Prebble, whose "Enron" examined the mysteries of stock market manipulation and runaway greed, here provides an affecting drama about the mysteries of love and depression, compounded by the unknown effects of pharmacology on the brain.
An intense American premiere opened Sunday night off-Broadway at the Barrow Street Theatre, directed by David Cromer and co-produced by the National Theatre of Great Britain.
Two couples are involved in a voluntary antidepressant drug trial that will seriously impact both relationships. Prebble gives them credible dialogue that reflects her questioning of the limits of neuroscience and casual modern-day pill-popping.
A pair of volunteers in the trial are portrayed by Susannah Flood, effortlessly spontaneous as bright psychology student Connie, and a breezily charming Carter Hudson as carefree, wisecracking Tristan.
Kati Brazda and Steve Key play doctors running the trial, who are reunited years after a relationship ended, perhaps badly. Brazda begins with cool efficiency as Dr. Lorna James, who suffers from depression herself and becomes much less clinical as events unfold. Key gives a confident showmanship to Dr. Toby Sealey, a pill-pushing pharmaceutical promoter supervising Lorna and the trial.

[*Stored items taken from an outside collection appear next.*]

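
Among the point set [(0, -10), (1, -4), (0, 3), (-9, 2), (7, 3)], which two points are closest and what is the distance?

Computing all pairwise distances among 5 points:

d((0, -10), (1, -4)) = 6.0828 <-- minimum
d((0, -10), (0, 3)) = 13.0
d((0, -10), (-9, 2)) = 15.0
d((0, -10), (7, 3)) = 14.7648
d((1, -4), (0, 3)) = 7.0711
d((1, -4), (-9, 2)) = 11.6619
d((1, -4), (7, 3)) = 9.2195
d((0, 3), (-9, 2)) = 9.0554
d((0, 3), (7, 3)) = 7.0
d((-9, 2), (7, 3)) = 16.0312

Closest pair: (0, -10) and (1, -4) with distance 6.0828

The closest pair is (0, -10) and (1, -4) with Euclidean distance 6.0828. For 5 points, brute-force pairwise comparison is shown above. For large n, the divide-and-conquer algorithm (sort by x, recurse on halves, check the dividing strip) achieves O(n log n).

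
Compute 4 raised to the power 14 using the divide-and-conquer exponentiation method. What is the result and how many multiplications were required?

Computing 4^14 by squaring (build up from 4^1; each line after the first costs one multiplication):

4^1 = 4
4^2 = (4^1)^2 = 4^2 = 16
4^3 = 4 * 4^2 = 4 * 16 = 64
4^6 = (4^3)^2 = 64^2 = 4096
4^7 = 4 * 4^6 = 4 * 4096 = 16384
4^14 = (4^7)^2 = 16384^2 = 268435456

Result: 268435456
Multiplications needed: 5 (5 lines after 4^1)

4^14 = 268435456. Using exponentiation by squaring, this requires 5 multiplications. The key idea: if the exponent is even, square the half-power; if odd, multiply by the base once.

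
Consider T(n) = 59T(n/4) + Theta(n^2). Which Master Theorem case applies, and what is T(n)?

Master Theorem for T(n) = 59T(n/4) + O(n^2):

a = 59, b = 4, c = 2
log_b(a) = log_4(59) = 2.9413

Case 1: c = 2 < log_4(59) = 2.9413
T(n) = O(n^(log_4 59))

For T(n) = 59T(n/4) + O(n^2): log_4(59) = 2.9413. This is Case 1 of the Master Theorem (c < log_b(a), work dominated by leaves), giving O(n^(log_4 59)).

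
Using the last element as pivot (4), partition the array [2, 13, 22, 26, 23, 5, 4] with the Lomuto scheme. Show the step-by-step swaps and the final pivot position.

Lomuto partition with pivot = 4:

Initial array: [2, 13, 22, 26, 23, 5, 4]

arr[0]=2 <= 4: swap with position 0, array becomes [2, 13, 22, 26, 23, 5, 4]
arr[1]=13 > 4: no swap
arr[2]=22 > 4: no swap
arr[3]=26 > 4: no swap
arr[4]=23 > 4: no swap
arr[5]=5 > 4: no swap

Place pivot at position 1: [2, 4, 22, 26, 23, 5, 13]
Pivot position: 1

After partitioning with pivot 4, the array becomes [2, 4, 22, 26, 23, 5, 13]. The pivot is placed at index 1. All elements to the left of the pivot are <= 4, and all elements to the right are > 4.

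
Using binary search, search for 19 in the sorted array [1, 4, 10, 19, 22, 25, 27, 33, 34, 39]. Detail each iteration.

Binary search for 19 in [1, 4, 10, 19, 22, 25, 27, 33, 34, 39]:

lo=0, hi=9, mid=4, arr[mid]=22 -> 22 > 19, search left half
lo=0, hi=3, mid=1, arr[mid]=4 -> 4 < 19, search right half
lo=2, hi=3, mid=2, arr[mid]=10 -> 10 < 19, search right half
lo=3, hi=3, mid=3, arr[mid]=19 -> Found target at index 3!

Binary search finds 19 at index 3 after 4 comparisons. The search repeatedly halves the search space by comparing with the middle element.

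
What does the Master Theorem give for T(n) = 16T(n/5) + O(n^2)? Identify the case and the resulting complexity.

Master Theorem for T(n) = 16T(n/5) + O(n^2):

a = 16, b = 5, c = 2
log_b(a) = log_5(16) = 1.7227

Case 3: c = 2 > log_5(16) = 1.7227
T(n) = O(n^2) = O(n^2)

For T(n) = 16T(n/5) + O(n^2): log_5(16) = 1.7227. This is Case 3 of the Master Theorem (c > log_b(a), work dominated by root), giving O(n^2).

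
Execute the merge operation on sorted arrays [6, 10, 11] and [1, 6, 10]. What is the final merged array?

Merging process:

Compare 6 vs 1: take 1 from right. Merged: [1]
Compare 6 vs 6: take 6 from left. Merged: [1, 6]
Compare 10 vs 6: take 6 from right. Merged: [1, 6, 6]
Compare 10 vs 10: take 10 from left. Merged: [1, 6, 6, 10]
Compare 11 vs 10: take 10 from right. Merged: [1, 6, 6, 10, 10]
Append remaining from left: [11]. Merged: [1, 6, 6, 10, 10, 11]

Final merged array: [1, 6, 6, 10, 10, 11]
Total comparisons: 5

The merged array is [1, 6, 6, 10, 10, 11], requiring 5 comparisons. The merge step runs in O(n) time where n is the total number of elements.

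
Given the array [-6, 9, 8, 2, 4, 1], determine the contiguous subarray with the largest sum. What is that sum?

Using Kadane's algorithm on [-6, 9, 8, 2, 4, 1]:

Scanning through the array:
Position 1 (value 9): max_ending_here = 9, max_so_far = 9
Position 2 (value 8): max_ending_here = 17, max_so_far = 17
Position 3 (value 2): max_ending_here = 19, max_so_far = 19
Position 4 (value 4): max_ending_here = 23, max_so_far = 23
Position 5 (value 1): max_ending_here = 24, max_so_far = 24

Maximum subarray: [9, 8, 2, 4, 1]
Maximum sum: 24

The maximum subarray is [9, 8, 2, 4, 1] with sum 24. This subarray runs from index 1 to index 5.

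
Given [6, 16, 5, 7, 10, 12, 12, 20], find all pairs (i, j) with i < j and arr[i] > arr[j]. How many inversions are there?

Finding inversions in [6, 16, 5, 7, 10, 12, 12, 20]:

(0, 2): arr[0]=6 > arr[2]=5
(1, 2): arr[1]=16 > arr[2]=5
(1, 3): arr[1]=16 > arr[3]=7
(1, 4): arr[1]=16 > arr[4]=10
(1, 5): arr[1]=16 > arr[5]=12
(1, 6): arr[1]=16 > arr[6]=12

Total inversions: 6

The array has 6 inversion(s): (0,2), (1,2), (1,3), (1,4), (1,5), (1,6). Each pair (i,j) satisfies i < j and arr[i] > arr[j].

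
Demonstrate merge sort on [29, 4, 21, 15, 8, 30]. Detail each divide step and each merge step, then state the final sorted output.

Merge sort trace:

Split: [29, 4, 21, 15, 8, 30] -> [29, 4, 21] and [15, 8, 30]
  Split: [29, 4, 21] -> [29] and [4, 21]
    Split: [4, 21] -> [4] and [21]
    Merge: [4] + [21] -> [4, 21]
  Merge: [29] + [4, 21] -> [4, 21, 29]
  Split: [15, 8, 30] -> [15] and [8, 30]
    Split: [8, 30] -> [8] and [30]
    Merge: [8] + [30] -> [8, 30]
  Merge: [15] + [8, 30] -> [8, 15, 30]
Merge: [4, 21, 29] + [8, 15, 30] -> [4, 8, 15, 21, 29, 30]

Final sorted array: [4, 8, 15, 21, 29, 30]

The merge sort proceeds by recursively splitting the array and merging sorted halves.
After all merges, the sorted array is [4, 8, 15, 21, 29, 30].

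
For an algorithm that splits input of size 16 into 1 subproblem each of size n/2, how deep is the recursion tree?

For divide and conquer with division factor 2:

Problem sizes at each level:
Level 0: 16
Level 1: 8
Level 2: 4
Level 3: 2
Level 4: 1

The root is level 0 and the size-1 base case is level 4 (the tree spans levels 0 through 4, i.e. 5 levels counting the root), so the depth is the number of divisions: log_2(16) = 4

The recursion tree depth is log_2(16) = 4. At each level, the problem size is divided by 2, so it takes 4 divisions to reduce to a base case of size 1. The algorithm makes 1 recursive call at each level.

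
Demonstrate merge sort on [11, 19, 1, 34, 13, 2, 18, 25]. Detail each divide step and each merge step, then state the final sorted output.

Merge sort trace:

Split: [11, 19, 1, 34, 13, 2, 18, 25] -> [11, 19, 1, 34] and [13, 2, 18, 25]
  Split: [11, 19, 1, 34] -> [11, 19] and [1, 34]
    Split: [11, 19] -> [11] and [19]
    Merge: [11] + [19] -> [11, 19]
    Split: [1, 34] -> [1] and [34]
    Merge: [1] + [34] -> [1, 34]
  Merge: [11, 19] + [1, 34] -> [1, 11, 19, 34]
  Split: [13, 2, 18, 25] -> [13, 2] and [18, 25]
    Split: [13, 2] -> [13] and [2]
    Merge: [13] + [2] -> [2, 13]
    Split: [18, 25] -> [18] and [25]
    Merge: [18] + [25] -> [18, 25]
  Merge: [2, 13] + [18, 25] -> [2, 13, 18, 25]
Merge: [1, 11, 19, 34] + [2, 13, 18, 25] -> [1, 2, 11, 13, 18, 19, 25, 34]

Final sorted array: [1, 2, 11, 13, 18, 19, 25, 34]

The merge sort proceeds by recursively splitting the array and merging sorted halves.
After all merges, the sorted array is [1, 2, 11, 13, 18, 19, 25, 34].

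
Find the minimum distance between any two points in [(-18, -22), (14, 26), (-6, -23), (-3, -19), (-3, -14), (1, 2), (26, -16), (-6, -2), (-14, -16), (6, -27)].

Computing all pairwise distances among 10 points:

d((-18, -22), (14, 26)) = 57.6888
d((-18, -22), (-6, -23)) = 12.0416
d((-18, -22), (-3, -19)) = 15.2971
d((-18, -22), (-3, -14)) = 17.0
d((-18, -22), (1, 2)) = 30.6105
d((-18, -22), (26, -16)) = 44.4072
d((-18, -22), (-6, -2)) = 23.3238
d((-18, -22), (-14, -16)) = 7.2111
d((-18, -22), (6, -27)) = 24.5153
d((14, 26), (-6, -23)) = 52.9245
d((14, 26), (-3, -19)) = 48.1041
d((14, 26), (-3, -14)) = 43.4626
d((14, 26), (1, 2)) = 27.2947
d((14, 26), (26, -16)) = 43.6807
d((14, 26), (-6, -2)) = 34.4093
d((14, 26), (-14, -16)) = 50.4777
d((14, 26), (6, -27)) = 53.6004
d((-6, -23), (-3, -19)) = 5.0 <-- minimum
d((-6, -23), (-3, -14)) = 9.4868
d((-6, -23), (1, 2)) = 25.9615
d((-6, -23), (26, -16)) = 32.7567
d((-6, -23), (-6, -2)) = 21.0
d((-6, -23), (-14, -16)) = 10.6301
d((-6, -23), (6, -27)) = 12.6491
d((-3, -19), (-3, -14)) = 5.0 <-- minimum
d((-3, -19), (1, 2)) = 21.3776
d((-3, -19), (26, -16)) = 29.1548
d((-3, -19), (-6, -2)) = 17.2627
d((-3, -19), (-14, -16)) = 11.4018
d((-3, -19), (6, -27)) = 12.0416
d((-3, -14), (1, 2)) = 16.4924
d((-3, -14), (26, -16)) = 29.0689
d((-3, -14), (-6, -2)) = 12.3693
d((-3, -14), (-14, -16)) = 11.1803
d((-3, -14), (6, -27)) = 15.8114
d((1, 2), (26, -16)) = 30.8058
d((1, 2), (-6, -2)) = 8.0623
d((1, 2), (-14, -16)) = 23.4307
d((1, 2), (6, -27)) = 29.4279
d((26, -16), (-6, -2)) = 34.9285
d((26, -16), (-14, -16)) = 40.0
d((26, -16), (6, -27)) = 22.8254
d((-6, -2), (-14, -16)) = 16.1245
d((-6, -2), (6, -27)) = 27.7308
d((-14, -16), (6, -27)) = 22.8254

Minimum distance: 5.0 (tie among 2 pairs: (-6, -23) and (-3, -19); (-3, -19) and (-3, -14))

The minimum Euclidean distance is 5.0. There is a tie: 2 pairs achieve this minimum — (-6, -23) and (-3, -19); (-3, -19) and (-3, -14). Any of these is a valid closest pair. For 10 points, brute-force pairwise comparison is shown above. For large n, the divide-and-conquer algorithm (sort by x, recurse on halves, check the dividing strip) achieves O(n log n).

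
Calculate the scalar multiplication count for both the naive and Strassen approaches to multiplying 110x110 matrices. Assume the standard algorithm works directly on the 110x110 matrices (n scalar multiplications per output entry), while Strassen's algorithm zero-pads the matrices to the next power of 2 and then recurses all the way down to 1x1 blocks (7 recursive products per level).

Matrix multiplication for 110x110 matrices:

Strassen's algorithm requires power-of-2 dimensions. Pad 110x110 to 128x128 (next power of 2).

Standard algorithm: 110^3 = 1331000 multiplications
Strassen's algorithm: 7^(log2(128)) = 7^7 = 823543 multiplications
Savings: 1331000 - 823543 = 507457 multiplications

Standard: 1331000 multiplications (110^3). Strassen: 823543 multiplications (7^7, after padding to 128x128). Strassen reduces 8 recursive multiplications to 7 at each level.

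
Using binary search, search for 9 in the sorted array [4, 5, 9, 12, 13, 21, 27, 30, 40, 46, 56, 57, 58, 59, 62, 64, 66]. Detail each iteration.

Binary search for 9 in [4, 5, 9, 12, 13, 21, 27, 30, 40, 46, 56, 57, 58, 59, 62, 64, 66]:

lo=0, hi=16, mid=8, arr[mid]=40 -> 40 > 9, search left half
lo=0, hi=7, mid=3, arr[mid]=12 -> 12 > 9, search left half
lo=0, hi=2, mid=1, arr[mid]=5 -> 5 < 9, search right half
lo=2, hi=2, mid=2, arr[mid]=9 -> Found target at index 2!

Binary search finds 9 at index 2 after 4 comparisons. The search repeatedly halves the search space by comparing with the middle element.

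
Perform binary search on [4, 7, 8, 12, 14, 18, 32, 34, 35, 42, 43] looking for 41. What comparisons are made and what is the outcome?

Binary search for 41 in [4, 7, 8, 12, 14, 18, 32, 34, 35, 42, 43]:

lo=0, hi=10, mid=5, arr[mid]=18 -> 18 < 41, search right half
lo=6, hi=10, mid=8, arr[mid]=35 -> 35 < 41, search right half
lo=9, hi=10, mid=9, arr[mid]=42 -> 42 > 41, search left half
lo=9 > hi=8, target 41 not found

Binary search determines that 41 is not in the array after 3 comparisons. The search space was exhausted without finding the target.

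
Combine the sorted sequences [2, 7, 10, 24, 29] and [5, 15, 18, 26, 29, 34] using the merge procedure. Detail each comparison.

Merging process:

Compare 2 vs 5: take 2 from left. Merged: [2]
Compare 7 vs 5: take 5 from right. Merged: [2, 5]
Compare 7 vs 15: take 7 from left. Merged: [2, 5, 7]
Compare 10 vs 15: take 10 from left. Merged: [2, 5, 7, 10]
Compare 24 vs 15: take 15 from right. Merged: [2, 5, 7, 10, 15]
Compare 24 vs 18: take 18 from right. Merged: [2, 5, 7, 10, 15, 18]
Compare 24 vs 26: take 24 from left. Merged: [2, 5, 7, 10, 15, 18, 24]
Compare 29 vs 26: take 26 from right. Merged: [2, 5, 7, 10, 15, 18, 24, 26]
Compare 29 vs 29: take 29 from left. Merged: [2, 5, 7, 10, 15, 18, 24, 26, 29]
Append remaining from right: [29, 34]. Merged: [2, 5, 7, 10, 15, 18, 24, 26, 29, 29, 34]

Final merged array: [2, 5, 7, 10, 15, 18, 24, 26, 29, 29, 34]
Total comparisons: 9

The merged array is [2, 5, 7, 10, 15, 18, 24, 26, 29, 29, 34], requiring 9 comparisons. The merge step runs in O(n) time where n is the total number of elements.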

The forbidden yet budding romance between the young volunteers is intense and often comical, as they feverishly discuss whether their love is real or dopamine-driven. The older doctors are less interesting, but their role is to present opposing views of the nature of depression and the workings of the brain.
Lorna feels that depression can be caused by external factors, claiming that "us so-called 'depressed people' have a more accurate view of the world." But Toby believes that the drugs he studies and promotes can cure "chemical imbalances" in people that are the true root of depression, and even suggests that "Emotions' aren't really...'real.'"
As the dosage of the trial drug increases, so does the tension onstage. While the hospital setting is orderly and claustrophobic, Cromer smartly focuses on the increasing passion of the young lovers, especially in an exuberant lovemaking scene.
The mood significantly alters in the second act, though, and there are some heartbreaking moments as various characters display extraordinary tenderness and desolation. Prebble leaves plenty of uncertainty about the questions she's raised, not just about pharmaceuticals but also about the age-old mysteries of love and attraction.